La directive CS3D, dans son texte qui devait être voté en février, visait à s’appliquer aux entreprises employant plus de 250 personnes et dont le chiffre d’affaires était supérieur à 40 millions d’euros, s’appliquant ainsi à 14 000 entreprises supplémentaires en Europe. Le nombre de sociétés qui devraient se mettre en conformité avec les exigences de la directive CS3D étant par conséquent bien plus élevé, l’Allemagne avait alors émis son intention de s’abstenir lors du vote. En guise de compromis, la France avait proposé de remonter le seuil de la directive CS3D au niveau de la loi française à 5 000 salariés. Toutefois, craignant que d’autres Etats membres suivent la position de l’Allemagne et que la majorité qualifiée ne soit pas atteinte, le Coreper aurait alors décidé de reporter le vote.

Le 15 mars 2024, afin de répondre aux préoccupations exprimées par les Etats membres avant les prochaines élections européennes prévues en juin, les ajustements suivants ont été pris par le Coreper :

-        Les seuils ont été revus à la hausse : désormais, les entreprises européennes de plus de 1 000 employés (au lieu de 500 initialement) réalisant un chiffre d’affaires mondial net de plus de 450 millions d’euros (au lieu de 150 millions d’euros, ainsi que les entreprises des pays tiers réalisant un chiffre d’affaires net dans l’Union européenne de plus de 450 millions d’euros, seront concernées.

-         En fonction de la taille des entreprises, l’application de la directive se fera de façon progressive à compter de son entrée en vigueur, sachant que les seuils du nombre d’employés et du chiffre d’affaires sont cumulatifs :

Durée pour les entreprises pour se mettre en conformité à compter de l’entrée en vigueur de la vigueur

Nombre d’employés supérieur à

Chiffre d’affaires mondial supérieur à

Entreprises de pays tiers dont le chiffre d’affaires au sein de l’Union est supérieur à

3 ans

5.000

1,5 milliard d’euros

1,5 milliard d’euros

4 ans

3.000

900 millions d’euros

900 millions d’euros

5 ans

1.000

450 millions d’euros

450 millions d’euros

Le projet adopté le 15 mars dernier par le Coreper prévoit également l’exemption de la société mère lorsque son activité principale est la détention des titres de ses filiales opérationnelles et l’encadrement de la responsabilité civile de l’entreprise.

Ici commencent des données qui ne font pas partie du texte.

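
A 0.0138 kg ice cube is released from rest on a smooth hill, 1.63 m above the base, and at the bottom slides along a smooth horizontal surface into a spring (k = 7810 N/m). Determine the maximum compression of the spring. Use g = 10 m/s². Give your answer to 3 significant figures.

x = 0.00759 m

Energy conservation (no friction) from release to max compression: mgh = ½kx²
x = √(2mgh/k) = √(2 × 0.0138 × 10 × 1.63 / 7810) = 0.007590 m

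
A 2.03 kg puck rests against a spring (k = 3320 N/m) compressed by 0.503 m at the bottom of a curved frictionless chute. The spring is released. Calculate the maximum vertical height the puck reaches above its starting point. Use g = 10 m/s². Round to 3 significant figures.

h = 20.7 m

All spring PE becomes gravitational PE at the highest point: ½kx² = mgh
h = kx²/(2mg) = (3320)(0.503)²/(2 × 2.03 × 10) = 20.69 m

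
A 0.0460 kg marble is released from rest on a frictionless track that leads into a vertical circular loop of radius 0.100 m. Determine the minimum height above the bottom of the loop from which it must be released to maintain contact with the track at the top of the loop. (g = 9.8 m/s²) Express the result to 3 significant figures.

h = 0.250 m

At the top, for minimum speed gravity alone supplies the centripetal force: mg = mv_top²/r ⇒ v_top² = gr = 0.9800 m²/s²
Energy conservation from release height h to the top (height 2r): mgh = ½mv_top² + mg(2r)
h = v_top²/(2g) + 2r = r/2 + 2r = 5r/2 = 0.2500 m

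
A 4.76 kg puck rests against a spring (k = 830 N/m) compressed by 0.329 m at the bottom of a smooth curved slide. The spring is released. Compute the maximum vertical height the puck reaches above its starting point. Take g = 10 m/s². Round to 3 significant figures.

At maximum height the puck is at rest, so ½kx² = mgh
h = kx²/(2mg) = (830)(0.329)²/(2 × 4.76 × 10) = 0.9437 m

h = 0.944 m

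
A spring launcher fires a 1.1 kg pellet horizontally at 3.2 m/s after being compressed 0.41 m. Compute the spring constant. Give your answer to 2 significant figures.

Spring PE at full compression equals KE at release: ½kx² = ½mv²
k = mv²/x² = (1.1)(3.2)²/(0.41)² = 67.01 N/m

k = 67 N/m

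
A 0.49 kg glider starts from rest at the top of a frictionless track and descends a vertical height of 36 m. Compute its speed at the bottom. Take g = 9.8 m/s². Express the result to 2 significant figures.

By conservation of mechanical energy, mgh = ½mv²
v = √(2gh) = √(2 × 9.8 × 36) = √705.60 = 26.56 m/s

v = 27 m/s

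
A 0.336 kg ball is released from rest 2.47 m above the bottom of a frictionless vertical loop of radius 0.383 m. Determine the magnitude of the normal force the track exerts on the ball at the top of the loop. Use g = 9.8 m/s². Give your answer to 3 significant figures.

Energy from release to top (height 2r): mgh = ½mv_top² + mg(2r)
v_top² = 2g(h − 2r) = 2(9.8)(2.47 − 0.7660) = 33.398 m²/s²
At the top, both N and weight point toward the centre: N + mg = mv_top²/r
N = m(v_top²/r − g) = 0.336(33.398/0.383 − 9.8) = 26.01 N

N = 26.0 N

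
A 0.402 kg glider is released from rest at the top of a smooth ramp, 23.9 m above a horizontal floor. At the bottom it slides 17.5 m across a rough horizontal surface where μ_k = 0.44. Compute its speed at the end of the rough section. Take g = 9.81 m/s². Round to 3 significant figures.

Energy at the top = energy at the end + work done against friction:
mgh = ½mv² + μ_k m g d
W_f = μ_k mg d = (0.44)(0.402)(9.81)(17.5) = 30.37 J
½mv² = mgh − W_f = 94.253 − 30.37 = 63.887 J
v = √(2 × 63.887/0.402) = 17.83 m/s

v = 17.8 m/s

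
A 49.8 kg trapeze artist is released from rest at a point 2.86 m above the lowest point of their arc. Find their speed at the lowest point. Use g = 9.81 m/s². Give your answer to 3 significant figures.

v = 7.49 m/s

Mechanical energy is conserved (no friction): mgh = ½mv²
v = √(2gh) = √(2 × 9.81 × 2.86) = √56.113 = 7.491 m/s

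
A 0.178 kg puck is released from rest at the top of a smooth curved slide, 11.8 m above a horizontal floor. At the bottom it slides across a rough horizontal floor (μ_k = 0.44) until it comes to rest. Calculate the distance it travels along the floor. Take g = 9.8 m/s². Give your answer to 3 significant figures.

d = 26.8 m

Energy at the top = energy at the end + work done against friction:
At rest all PE has been dissipated by friction: mgh = μ_k m g d
d = h/μ_k = 11.8/0.44 = 26.82 m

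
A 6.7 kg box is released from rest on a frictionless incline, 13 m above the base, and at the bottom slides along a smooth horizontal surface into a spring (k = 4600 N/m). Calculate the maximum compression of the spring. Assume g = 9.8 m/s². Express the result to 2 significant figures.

Energy conservation (no friction) from release to max compression: mgh = ½kx²
x = √(2mgh/k) = √(2 × 6.7 × 9.8 × 13 / 4600) = 0.6092 m

x = 0.61 m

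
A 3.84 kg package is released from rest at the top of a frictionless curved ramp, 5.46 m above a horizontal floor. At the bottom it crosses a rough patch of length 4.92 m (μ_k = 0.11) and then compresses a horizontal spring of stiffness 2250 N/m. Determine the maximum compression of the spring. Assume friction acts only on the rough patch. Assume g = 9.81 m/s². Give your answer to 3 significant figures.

Initial energy: E₁ = mgh = (3.84)(9.81)(5.46) = 205.68 J
Friction removes W_f = μ_k mg d = (0.11)(3.84)(9.81)(4.92) = 20.39 J
Energy reaching the spring: E = 205.68 − 20.39 = 185.29 J
At max compression ½kx² = E ⇒ x = √(2E/k) = √(2 × 185.29/2250) = 0.4058 m

x = 0.406 m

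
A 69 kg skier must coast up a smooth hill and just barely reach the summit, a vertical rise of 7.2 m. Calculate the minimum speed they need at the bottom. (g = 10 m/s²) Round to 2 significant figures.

v = 12 m/s

At the top they are momentarily at rest, so all KE converts to PE: ½mv² = mgh
v = √(2gh) = √(2 × 10 × 7.2) = 12.00 m/s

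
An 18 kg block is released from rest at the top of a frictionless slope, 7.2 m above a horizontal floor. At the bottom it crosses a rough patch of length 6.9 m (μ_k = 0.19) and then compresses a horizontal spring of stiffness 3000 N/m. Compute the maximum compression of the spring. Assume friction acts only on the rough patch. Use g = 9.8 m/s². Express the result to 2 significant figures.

x = 0.83 m

Initial energy: E₁ = mgh = (18)(9.8)(7.2) = 1270.1 J
Friction removes W_f = μ_k mg d = (0.19)(18)(9.8)(6.9) = 231.3 J
Energy reaching the spring: E = 1270.1 − 231.3 = 1038.8 J
At max compression ½kx² = E ⇒ x = √(2E/k) = √(2 × 1038.8/3000) = 0.8322 m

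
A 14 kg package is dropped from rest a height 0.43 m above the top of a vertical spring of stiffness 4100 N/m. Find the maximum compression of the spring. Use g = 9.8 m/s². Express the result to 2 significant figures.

x = 0.21 m

Let x be the compression. The total drop is H + x, and the package is instantaneously at rest at max compression, so energy conservation gives:
mg(H + x) = ½kx²
½(4100)x² − (14)(9.8)x − (14)(9.8)(0.43) = 0
2050x² − 137.2x − 59.00 = 0
x = [137.2 + √(18824 + 483767)]/(2 × 2050) = 0.2064 m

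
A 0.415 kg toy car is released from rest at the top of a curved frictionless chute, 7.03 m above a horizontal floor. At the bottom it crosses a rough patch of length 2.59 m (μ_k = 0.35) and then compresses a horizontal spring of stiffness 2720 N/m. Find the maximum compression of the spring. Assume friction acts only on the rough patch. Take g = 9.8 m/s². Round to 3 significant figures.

x = 0.135 m

Initial energy: E₁ = mgh = (0.415)(9.8)(7.03) = 28.591 J
Friction removes W_f = μ_k mg d = (0.35)(0.415)(9.8)(2.59) = 3.687 J
Energy reaching the spring: E = 28.591 − 3.687 = 24.904 J
At max compression ½kx² = E ⇒ x = √(2E/k) = √(2 × 24.904/2720) = 0.1353 m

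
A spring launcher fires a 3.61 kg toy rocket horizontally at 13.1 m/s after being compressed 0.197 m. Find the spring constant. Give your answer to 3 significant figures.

Spring PE at full compression equals KE at release: ½kx² = ½mv²
k = mv²/x² = (3.61)(13.1)²/(0.197)² = 15963 N/m

k = 16000 N/m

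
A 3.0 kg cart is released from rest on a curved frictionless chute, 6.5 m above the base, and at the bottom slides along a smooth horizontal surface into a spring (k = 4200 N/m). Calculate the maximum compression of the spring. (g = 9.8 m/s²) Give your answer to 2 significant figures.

Gravitational PE at the top equals spring PE at max compression: mgh = ½kx²
x = √(2mgh/k) = √(2 × 3.0 × 9.8 × 6.5 / 4200) = 0.3017 m

x = 0.30 m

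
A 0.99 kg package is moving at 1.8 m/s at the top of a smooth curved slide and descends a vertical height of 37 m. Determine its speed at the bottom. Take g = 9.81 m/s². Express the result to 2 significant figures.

v = 27 m/s

Equating total energy at the two states: ½mv₀² + mgh = ½mv²
v² = v₀² + 2gh = (1.8)² + 2(9.81)(37) = 729.18
v = √729.18 = 27.00 m/s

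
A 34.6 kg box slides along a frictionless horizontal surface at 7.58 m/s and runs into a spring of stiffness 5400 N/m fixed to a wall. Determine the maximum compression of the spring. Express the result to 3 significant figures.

Conservation of energy between contact and max compression: ½mv² = ½kx²
x = v√(m/k) = 7.58 × √(34.6/5400) = 0.6068 m

x = 0.607 m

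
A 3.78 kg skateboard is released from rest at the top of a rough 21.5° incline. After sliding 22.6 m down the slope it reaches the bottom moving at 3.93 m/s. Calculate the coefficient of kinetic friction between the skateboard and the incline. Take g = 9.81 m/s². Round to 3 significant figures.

μ_k = 0.356

The energy dissipated by friction is the PE lost minus the KE gained:
mgL sinθ = 307.15 J; ½mv² = 29.191 J
W_f = 307.15 − 29.191 = 278.0 J
μ_k = W_f/(mg cosθ · L) = 278.0/(34.50 × 22.6) = 0.3565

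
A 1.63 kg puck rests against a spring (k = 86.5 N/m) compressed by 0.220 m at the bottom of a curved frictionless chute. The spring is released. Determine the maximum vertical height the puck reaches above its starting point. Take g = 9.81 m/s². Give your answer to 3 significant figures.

Energy conservation from release to the highest point: ½kx² = mgh
h = kx²/(2mg) = (86.5)(0.220)²/(2 × 1.63 × 9.81) = 0.1309 m

h = 0.131 m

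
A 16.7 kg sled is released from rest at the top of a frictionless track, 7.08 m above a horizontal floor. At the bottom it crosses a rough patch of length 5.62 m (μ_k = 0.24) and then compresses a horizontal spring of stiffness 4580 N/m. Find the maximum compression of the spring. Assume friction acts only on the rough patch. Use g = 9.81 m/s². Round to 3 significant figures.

Initial energy: E₁ = mgh = (16.7)(9.81)(7.08) = 1159.9 J
Friction removes W_f = μ_k mg d = (0.24)(16.7)(9.81)(5.62) = 221.0 J
Energy reaching the spring: E = 1159.9 − 221.0 = 938.93 J
At max compression ½kx² = E ⇒ x = √(2E/k) = √(2 × 938.93/4580) = 0.6403 m

x = 0.640 m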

Enfin, la dernière version de la directive a supprimé de son champ d’application la catégorie des secteurs d’activité à haut risque ainsi que le lien entre le plan de transition climatique et la rémunération variable des dirigeants. Ce projet définitif doit encore être approuvé par la Commission puis par le Parlement avant que la directive ne soit publiée. Sous réserve de son adoption, la directive devrait être transposée par les Etats membres d’ici 2026.

Quel impact pour les entreprises ?

L’intérêt de cette directive réside notamment dans l’alignement des normes internationales sur le devoir de vigilance avec des conditions de concurrences équitables entre les entreprises européennes. Les entreprises concernées par la directive devront établir une politique de vigilance, identifier et évaluer les risques liés au développement durable dans leurs opérations et leurs chaînes d’approvisionnement, avant de préciser les actions mises en œuvre pour atténuer et prévenir ces risques.

En plus de veiller à minimiser l’impact que leurs activités peuvent avoir sur l’environnement et la société, les entreprises devront également surveiller les pratiques de leurs fournisseurs en vérifiant notamment l’origine des biens fournis, les méthodes de production utilisées, ainsi que les répercussions de ces processus sur le climat et l’environnement. Les entreprises devront ainsi évaluer les risques en procédant à un audit de conformité de leurs partenaires commerciaux afin de ne pas se mettre en infraction avec les exigences de la directive. A titre d’exemple, les PME dont les clients seront soumis aux obligations de la directive CS3D devront se mettre en conformité avec les attentes en matière de limitation d’émissions de gaz à effet de serre, revaloriser éventuellement les salaires tout le long de la chaîne de valeur etc.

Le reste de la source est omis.